The most important task of computational biology is, nevertheless, to represent biomedical issues as computational ones. Often this is due to the revision of the current biological system; the integration of new data to create a complete model is necessary (Murphy, n.d). The goal, in this case, may not be understanding the complex model but taking into account the largest amount of available experimental data. In this context, computational biology also performs the function of predicting experimental results based on pre-existing models (Murphy, n.d). Another problem that computational biologists solve is the refinement or creation of the most efficient and appropriate methods for data analysis (Murphy, n.d).
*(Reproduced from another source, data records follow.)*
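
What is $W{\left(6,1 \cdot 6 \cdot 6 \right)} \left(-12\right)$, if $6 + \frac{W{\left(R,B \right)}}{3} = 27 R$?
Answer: $-5616$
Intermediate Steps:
$W{\left(R,B \right)} = -18 + 81 R$ ($W{\left(R,B \right)} = -18 + 3 \cdot 27 R = -18 + 81 R$)
$W{\left(6,1 \cdot 6 \cdot 6 \right)} \left(-12\right) = \left(-18 + 81 \cdot 6\right) \left(-12\right) = \left(-18 + 486\right) \left(-12\right) = 468 \left(-12\right) = -5616$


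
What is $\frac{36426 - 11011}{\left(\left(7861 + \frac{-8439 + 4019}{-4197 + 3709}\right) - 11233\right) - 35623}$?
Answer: $- \frac{26962}{41359} \approx -0.6519$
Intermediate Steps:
$\frac{36426 - 11011}{\left(\left(7861 + \frac{-8439 + 4019}{-4197 + 3709}\right) - 11233\right) - 35623} = \frac{25415}{\left(\left(7861 - \frac{4420}{-488}\right) - 11233\right) - 35623} = \frac{25415}{\left(\left(7861 - - \frac{1105}{122}\right) - 11233\right) - 35623} = \frac{25415}{\left(\left(7861 + \frac{1105}{122}\right) - 11233\right) - 35623} = \frac{25415}{\left(\frac{960147}{122} - 11233\right) - 35623} = \frac{25415}{- \frac{410279}{122} - 35623} = \frac{25415}{- \frac{4756285}{122}} = 25415 \left(- \frac{122}{4756285}\right) = - \frac{26962}{41359}$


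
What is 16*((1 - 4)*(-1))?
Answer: 48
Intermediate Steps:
16*((1 - 4)*(-1)) = 16*(-3*(-1)) = 16*3 = 48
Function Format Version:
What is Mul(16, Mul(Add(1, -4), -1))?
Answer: 48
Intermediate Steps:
Mul(16, Mul(Add(1, -4), -1)) = Mul(16, Mul(-3, -1)) = Mul(16, 3) = 48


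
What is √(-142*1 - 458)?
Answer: 10*I*√6 ≈ 24.495*I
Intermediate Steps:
√(-142*1 - 458) = √(-142 - 458) = √(-600) = 10*I*√6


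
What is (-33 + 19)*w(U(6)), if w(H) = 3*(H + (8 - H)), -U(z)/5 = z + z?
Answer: -336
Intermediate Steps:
U(z) = -10*z (U(z) = -5*(z + z) = -10*z)
w(H) = 24 (w(H) = 3*8 = 24)
(-33 + 19)*w(U(6)) = (-33 + 19)*24 = -14*24 = -336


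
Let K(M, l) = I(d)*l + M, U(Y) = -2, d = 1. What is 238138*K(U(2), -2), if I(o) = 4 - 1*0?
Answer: -2381380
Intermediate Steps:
I(o) = 4 (I(o) = 4 + 0 = 4)
K(M, l) = M + 4*l (K(M, l) = 4*l + M = M + 4*l)
238138*K(U(2), -2) = 238138*(-2 + 4*(-2)) = 238138*(-2 - 8) = 238138*(-10) = -2381380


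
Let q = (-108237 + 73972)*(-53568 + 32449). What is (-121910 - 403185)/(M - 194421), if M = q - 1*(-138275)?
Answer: -525095/723586389 ≈ -0.00072568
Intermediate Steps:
q = 723642535 (q = -34265*(-21119) = 723642535)
M = 723780810 (M = 723642535 - 1*(-138275) = 723642535 + 138275 = 723780810)
(-121910 - 403185)/(M - 194421) = (-121910 - 403185)/(723780810 - 194421) = -525095/723586389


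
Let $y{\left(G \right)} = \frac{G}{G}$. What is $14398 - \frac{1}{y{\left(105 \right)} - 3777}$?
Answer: $\frac{54366849}{3776} \approx 14398.0$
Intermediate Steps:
$y{\left(G \right)} = 1$
$14398 - \frac{1}{y{\left(105 \right)} - 3777} = 14398 - \frac{1}{1 - 3777} = 14398 - \frac{1}{-3776} = 14398 - - \frac{1}{3776} = 14398 + \frac{1}{3776} = \frac{54366849}{3776}$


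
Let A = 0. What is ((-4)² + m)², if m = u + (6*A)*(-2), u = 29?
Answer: 2025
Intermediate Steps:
m = 29 (m = 29 + (6*0)*(-2) = 29 + 0*(-2) = 29 + 0 = 29)
((-4)² + m)² = ((-4)² + 29)² = (16 + 29)² = 45² = 2025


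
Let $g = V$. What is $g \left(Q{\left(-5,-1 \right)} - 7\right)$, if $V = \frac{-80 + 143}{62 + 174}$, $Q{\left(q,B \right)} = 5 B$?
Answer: $- \frac{189}{59} \approx -3.2034$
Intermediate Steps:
$V = \frac{63}{236} \approx 0.26695$
$g = \frac{63}{236} \approx 0.26695$
$g \left(Q{\left(-5,-1 \right)} - 7\right) = \frac{63 \left(5 \left(-1\right) - 7\right)}{236} = \frac{63 \left(-5 - 7\right)}{236} = \frac{63}{236} \left(-12\right) = - \frac{189}{59}$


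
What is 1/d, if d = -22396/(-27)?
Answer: 27/22396 ≈ 0.0012056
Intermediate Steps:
d = 22396/27 (d = -22396*(-1)/27 = -1018*(-22/27) = 22396/27 ≈ 829.48)
1/d = 1/(22396/27) = 27/22396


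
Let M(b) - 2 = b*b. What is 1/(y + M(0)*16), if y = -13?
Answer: 1/19 ≈ 0.052632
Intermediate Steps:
M(b) = 2 + b² (M(b) = 2 + b*b = 2 + b²)
1/(y + M(0)*16) = 1/(-13 + (2 + 0²)*16) = 1/(-13 + (2 + 0)*16) = 1/(-13 + 2*16) = 1/(-13 + 32) = 1/19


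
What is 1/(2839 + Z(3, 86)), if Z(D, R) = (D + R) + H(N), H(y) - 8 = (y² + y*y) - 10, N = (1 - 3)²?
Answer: 1/2958 ≈ 0.00033807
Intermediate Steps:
N = 4 (N = (-2)² = 4)
H(y) = -2 + 2*y² (H(y) = 8 + ((y² + y*y) - 10) = 8 + ((y² + y²) - 10) = 8 + (2*y² - 10) = 8 + (-10 + 2*y²) = -2 + 2*y²)
Z(D, R) = 30 + D + R (Z(D, R) = (D + R) + (-2 + 2*4²) = (D + R) + (-2 + 2*16) = (D + R) + (-2 + 32) = (D + R) + 30 = 30 + D + R)
1/(2839 + Z(3, 86)) = 1/(2839 + (30 + 3 + 86)) = 1/(2839 + 119) = 1/2958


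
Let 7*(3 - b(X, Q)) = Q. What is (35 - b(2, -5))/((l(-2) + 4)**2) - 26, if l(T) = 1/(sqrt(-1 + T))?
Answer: (-7897*I - 1456*sqrt(3))/(7*(8*sqrt(3) + 47*I)) ≈ -24.163 + 0.54166*I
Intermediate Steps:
b(X, Q) = 3 - Q/7
l(T) = 1/sqrt(-1 + T)
(35 - b(2, -5))/((l(-2) + 4)**2) - 26 = (35 - (3 - 1/7*(-5)))/((1/sqrt(-1 - 2) + 4)**2) - 26 = (35 - (3 + 5/7))/((1/sqrt(-3) + 4)**2) - 26 = (35 - 1*26/7)/((-I*sqrt(3)/3 + 4)**2) - 26 = (35 - 26/7)/((4 - I*sqrt(3)/3)**2) - 26 = (219/7)/(4 - I*sqrt(3)/3)**2 - 26 = 219/(7*(4 - I*sqrt(3)/3)**2) - 26 = -26 + 219/(7*(4 - I*sqrt(3)/3)**2)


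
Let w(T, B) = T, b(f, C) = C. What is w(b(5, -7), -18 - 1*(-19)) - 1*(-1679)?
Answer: 1672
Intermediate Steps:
w(b(5, -7), -18 - 1*(-19)) - 1*(-1679) = -7 - 1*(-1679) = -7 + 1679 = 1672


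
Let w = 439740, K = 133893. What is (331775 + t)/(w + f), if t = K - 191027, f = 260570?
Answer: 274641/700310 ≈ 0.39217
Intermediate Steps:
t = -57134 (t = 133893 - 191027 = -57134)
(331775 + t)/(w + f) = (331775 - 57134)/(439740 + 260570) = 274641/700310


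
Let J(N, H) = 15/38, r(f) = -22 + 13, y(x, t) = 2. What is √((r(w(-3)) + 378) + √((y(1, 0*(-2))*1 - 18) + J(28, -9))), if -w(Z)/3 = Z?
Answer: √(532836 + 38*I*√22534)/38 ≈ 19.21 + 0.10282*I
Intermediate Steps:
w(Z) = -3*Z
r(f) = -9
J(N, H) = 15/38 (J(N, H) = 15*(1/38) = 15/38)
√((r(w(-3)) + 378) + √((y(1, 0*(-2))*1 - 18) + J(28, -9))) = √((-9 + 378) + √((2*1 - 18) + 15/38)) = √(369 + √((2 - 18) + 15/38)) = √(369 + √(-16 + 15/38)) = √(369 + √(-593/38)) = √(369 + I*√22534/38)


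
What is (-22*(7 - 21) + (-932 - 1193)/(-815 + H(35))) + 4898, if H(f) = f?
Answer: 812561/156 ≈ 5208.7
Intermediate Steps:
(-22*(7 - 21) + (-932 - 1193)/(-815 + H(35))) + 4898 = (-22*(7 - 21) + (-932 - 1193)/(-815 + 35)) + 4898 = (-22*(-14) - 2125/(-780)) + 4898 = (308 - 2125*(-1/780)) + 4898 = (308 + 425/156) + 4898 = 48473/156 + 4898 = 812561/156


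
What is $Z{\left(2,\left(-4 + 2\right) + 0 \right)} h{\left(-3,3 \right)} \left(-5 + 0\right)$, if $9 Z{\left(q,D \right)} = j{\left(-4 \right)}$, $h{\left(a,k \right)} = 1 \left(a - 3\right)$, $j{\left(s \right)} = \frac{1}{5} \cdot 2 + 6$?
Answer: $\frac{64}{3} \approx 21.333$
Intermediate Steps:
$j{\left(s \right)} = \frac{32}{5}$ ($j{\left(s \right)} = \frac{1}{5} \cdot 2 + 6 = \frac{2}{5} + 6 = \frac{32}{5}$)
$h{\left(a,k \right)} = -3 + a$ ($h{\left(a,k \right)} = 1 \left(-3 + a\right) = -3 + a$)
$Z{\left(q,D \right)} = \frac{32}{45}$ ($Z{\left(q,D \right)} = \frac{1}{9} \cdot \frac{32}{5} = \frac{32}{45}$)
$Z{\left(2,\left(-4 + 2\right) + 0 \right)} h{\left(-3,3 \right)} \left(-5 + 0\right) = \frac{32 \left(-3 - 3\right)}{45} \left(-5 + 0\right) = \frac{32}{45} \left(-6\right) \left(-5\right) = \left(- \frac{64}{15}\right) \left(-5\right) = \frac{64}{3}$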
Thus, this area forms the basis of modern biological research, as well as the development of tools for its functioning.
Computational Biology and Deep Learning
Currently, the size of the datasets with which computational biology needs to interact is growing steadily. Therefore, this area is actively utilizing deep learning principles to develop more efficient methods of modeling (Jones et al., 2017). Deep learning is a sub-section of machine learning that focuses on creating artificial neural networks that mimic the activity of the human brain (Tang et al., 2019). For computer biologists, using these technologies means more accurate modeling. Moreover, deep learning allows machines to learn, including on the raw input data, which significantly accelerates the analysis process and also provides great opportunities for forecasting (Jones et al., 2017). In particular, advances are used in medical diagnostics, image data analysis, and genetics research.
Conclusion
Computational biology is a relatively new field that has become the backbone of modern biological research. This direction uses mathematical analysis, statistics, computer modeling to test hypotheses and forecast the results of experiments. Although it is similar to bioinformatics, it works with more limited data sets and is used to solve specific problems. In recent years, computational biology has been actively used in genetics and has laid the foundation for RNA and DNA sequencing methods. It is often used as an auxiliary tool or laboratory research tool. He is currently actively adopting deep learning to process larger data sets and create more sophisticated models.
References
Costanzo, S. (2021).Computational biology vs. bioinformatics: What’s the difference? Northeastern University. Web.
Jones, W., Alasoo, K., Fishman, D., & Parts, L. (2017). Computational biology: Deep learning.Emerging Topics in Life Sciences, 1(3), 257-274. Web.
Murphy, R. F. (n.d). What is computational biology? Carnegie Mellon University. Web.
Tang, B., Pan, Z., Yin, K., & Khateeb, A. (2019). Recent advances of deep learning in bioinformatics and computational biology.Frontiers in Genetics, 10, 1-10. Web.
Yanai, I., & Chmielnicki, E. (2017). Computational biologists: Moving to the driver’s seat.Genome Biology, 18, 1-3. Web.